После провозглашения анафемы нас вновь отвели в узилище, где оставались мы пять дней, покуда собор решал участь евреев. Мы узнали, что двое из них приговорены к смерти, однако ж его царское величество заменил смерть пыткой, а третьего, раввина, толпа побила камнями.
Не зная, какая участь уготована мне, я представлял себе, как меня четвертуют, вешают, перепиливают пилой или привязывают к животу горшок с живыми крысами, а сверху кладут горящие уголья; как мне отрезают уши, вырывают язык, отрубают руку, коей записывал я еретическое учение. И сожалел, что не последовал примеру отца Лазара, которого отправили на покаяние в какой-то монастырь. Однако ж Лукавый крепко угнездился во мне и потешался надо мною: «Не бойся, Теофил, смерть есть прекрасное Ничто, «юница с нежными дланями». Боль штука скверная, но ведь длится она лишь до того мгновения, когда теряешь сознание. Муки тоже имеют конец. Я повесил над землей часы, измеряющие боль и утехи всего живущего. Истинное блаженство наступит тогда, когда остановятся мои часы. Тогда тленное перейдет в нетленное. Веришь ли?» Так потешался надо мною дьявол, и пока сидел я на гнилой соломе, перегорела в сердце моем любовь к сокровищнице мирозданья. Я увидел мир без себя и примирился, как примиряется под ножом жертвенный агнец. Так прощался я с жизнью, уже не искал утешения и страха особенного не испытывал…

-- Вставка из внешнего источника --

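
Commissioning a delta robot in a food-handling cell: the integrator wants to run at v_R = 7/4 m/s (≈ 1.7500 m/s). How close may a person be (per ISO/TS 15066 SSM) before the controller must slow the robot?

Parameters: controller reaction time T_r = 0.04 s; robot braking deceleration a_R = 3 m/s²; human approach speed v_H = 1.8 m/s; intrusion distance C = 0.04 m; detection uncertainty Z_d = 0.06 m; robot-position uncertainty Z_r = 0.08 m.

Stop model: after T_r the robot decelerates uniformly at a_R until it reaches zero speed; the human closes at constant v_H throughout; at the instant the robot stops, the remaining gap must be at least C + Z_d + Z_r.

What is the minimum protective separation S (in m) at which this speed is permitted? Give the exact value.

S_min = 22589/12000 m = 1.8824 m

T_s = v_R/a_R = (7/4)/3 = 0.5833 s
robot covers v_R·T_r = 1.7500·0.0400 = 0.0700 m before braking
robot under decel: 1.7500²/(2·3.0000) = 0.5104 m
human over T_r+T_s: 1.8000·(0.0400+0.5833) = 1.1220 m
C+Z_d+Z_r = 0.0400+0.0600+0.0800 = 0.1800 m
S_min ≈ 0.0700+0.5104+1.1220+0.1800  ⇒  S_min = 22589/12000 m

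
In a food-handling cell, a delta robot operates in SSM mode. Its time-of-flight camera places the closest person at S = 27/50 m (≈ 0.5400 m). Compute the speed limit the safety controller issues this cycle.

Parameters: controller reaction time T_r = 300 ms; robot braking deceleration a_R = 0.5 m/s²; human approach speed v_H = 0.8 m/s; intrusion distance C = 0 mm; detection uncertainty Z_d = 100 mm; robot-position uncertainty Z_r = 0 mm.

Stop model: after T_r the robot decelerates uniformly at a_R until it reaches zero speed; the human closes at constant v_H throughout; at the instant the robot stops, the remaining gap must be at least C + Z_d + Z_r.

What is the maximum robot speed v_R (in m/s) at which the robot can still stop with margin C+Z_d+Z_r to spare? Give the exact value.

collect terms ⇒ (1)·v_R² + (19/10)·v_R + (-1/5) = 0
  disc = (19/10)² − 4·(1)·(-1/5) = 441/100 ; √disc = 21/10
  v_R = (−(19/10) + 21/10) / (2·(1)) = 1/10 m/s
check:
T_s = v_R/a_R = (1/10)/(1/2) = 0.2000 s
robot covers v_R·T_r = 0.1000·0.3000 = 0.0300 m before braking
robot covers 0.1000·0.2000 − ½·0.5000·0.2000² = 0.0100 m while stopping
person approaches 0.8000·(0.3000+0.2000) = 0.4000 m
margins: 0.0000+0.1000+0.0000 = 0.1000 m
sum ≈ 0.0300+0.0100+0.4000+0.1000 ≈ 0.5400 m = S ✓

v_R_max = 1/10 m/s = 0.1000 m/s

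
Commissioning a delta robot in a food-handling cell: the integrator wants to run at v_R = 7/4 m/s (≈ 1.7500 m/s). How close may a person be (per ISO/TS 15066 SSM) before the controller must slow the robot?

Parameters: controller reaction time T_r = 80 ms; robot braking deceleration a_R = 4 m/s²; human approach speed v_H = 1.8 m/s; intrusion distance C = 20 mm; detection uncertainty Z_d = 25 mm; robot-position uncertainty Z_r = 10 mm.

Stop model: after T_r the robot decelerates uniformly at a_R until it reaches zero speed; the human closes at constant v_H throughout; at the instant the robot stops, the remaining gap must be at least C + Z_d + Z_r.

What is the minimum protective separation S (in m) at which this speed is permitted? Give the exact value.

T_s = v_R/a_R = (7/4)/4 = 0.4375 s
robot covers v_R·T_r = 1.7500·0.0800 = 0.1400 m before braking
robot covers 1.7500·0.4375 − ½·4.0000·0.4375² = 0.3828 m while stopping
human closes 1.8000·0.5175 = 0.9315 m
C+Z_d+Z_r = 0.0200+0.0250+0.0100 = 0.0550 m
S_min ≈ 0.1400+0.3828+0.9315+0.0550  ⇒  S_min = 24149/16000 m

S_min = 24149/16000 m = 1.5093 m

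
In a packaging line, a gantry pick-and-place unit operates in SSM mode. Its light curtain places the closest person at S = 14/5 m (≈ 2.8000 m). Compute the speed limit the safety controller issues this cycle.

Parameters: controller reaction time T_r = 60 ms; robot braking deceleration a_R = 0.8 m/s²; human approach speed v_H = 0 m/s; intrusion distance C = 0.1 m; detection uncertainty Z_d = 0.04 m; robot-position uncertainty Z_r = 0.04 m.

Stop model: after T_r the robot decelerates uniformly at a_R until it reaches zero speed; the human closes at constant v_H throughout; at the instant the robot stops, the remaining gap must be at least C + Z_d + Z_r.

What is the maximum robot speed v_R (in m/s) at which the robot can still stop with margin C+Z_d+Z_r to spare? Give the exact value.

v_R_max = 2 m/s = 2.0000 m/s

at the boundary: (5/8)·v² + (3/50)·v + (-131/50) = 0
  disc = (3/50)² − 4·(5/8)·(-131/50) = 4096/625 ; √disc = 64/25
  v_R = (−(3/50) + 64/25) / (2·(5/8)) = 2 m/s
check:
stop time T_s = 2/(4/5) = 2.5000 s
reaction-phase robot travel = 2.0000·0.0600 = 0.1200 m
braking distance = 2.0000²/(2·0.8000) = 2.5000 m
human closes 0.0000·2.5600 = 0.0000 m
residual clearance needed = 0.1000+0.0400+0.0400 = 0.1800 m
sum ≈ 0.1200+2.5000+0.0000+0.1800 ≈ 2.8000 m = S ✓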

На пятый день, в субботу, смолкли молотки, сколачивавшие посреди торжища лобное место. Распогодилось, нежный голубой покров повис над башнями и зубчатыми стенами. Колокола и клепала возвестили об окончании заутрени в церквах, часовнях и монастырях, легкой дымкой клубился над Янтрой туман. А она негромко плещется рядом с узилищем и шепчет мне: «Куда утекли прежние воды, омывавшие тела отцов и дедов? Были те воды речные, пресные, ныне соленые они, морские. Некогда был и ты пресной свежей водицей, ныне же стал горькой, отравленной. Перейди в неведомое без раскаянья…» И, подобно жениху, ожидающему сватов, что поведут его к дому невесты, ожидал я тюремщика и стражников и утешался некогда сочиненными в лавре стихами:
В черной вселенной создал Господь нежную землю,
Но в нежность и силу её влил дьявол жестокость,
В свет влил он тьму, в вечность влил гибель,
И милосердья господнего око не проникает далее…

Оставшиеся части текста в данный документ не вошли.